Quantitative Proton NMR Spectroscopy for Basic Taste Recombinant Reconstitution Using the Taste Recombinant Database.

The quantitative determination of putative taste active metabolites, the ranking of these compounds in their sensory impact based on dose-overthreshold (DoT) factors, followed by confirmation of their relevance by reconstitution and omission experiments enables the decoding of the non-volatile sensometabolome of certain foods. The identification and quantitation of target taste compounds by liquid chromatography-tandem mass spectrometry (LC-MS/MS), high-performance liquid chromatography-ultraviolet/visible (HPLC-UV/Vis) spectroscopy, or high-performance ion chromatography (HPIC) is often laborious and time-consuming. In this work, we present a novel quantitative 1H NMR approach for reconstituting basic taste recombinants of different foods, including apple juice, balsamic vinegar, golden chanterelles, process flavor, and shrimp.

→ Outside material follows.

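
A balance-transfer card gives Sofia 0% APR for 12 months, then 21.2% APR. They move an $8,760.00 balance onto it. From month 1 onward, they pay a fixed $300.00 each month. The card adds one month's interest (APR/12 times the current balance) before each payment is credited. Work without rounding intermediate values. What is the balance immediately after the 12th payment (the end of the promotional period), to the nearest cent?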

Compound identification using the taste recombinant database, followed by absolute quantitation via quantitative 1H NMR (qHNMR), enables a fast and direct reconstitution of basic taste recombinants. The taste profile analysis of basic taste recombinants was generated via qHNMR in less than 15 min and compared with literature data acquired by LC-MS/MS and/or HPLC-UV/Vis and revealed identical results for all taste qualities. A determination of limit of detection (LoD) values for S/N = 50 of various proton signals with different integrals and multiplicities demonstrated that taste recognition thresholds of all basic tastants are far above those of LoD concentrations under the chosen conditions. Therefore, our experimental setup is able to detect basic taste-active compounds well below their taste recognition thresholds.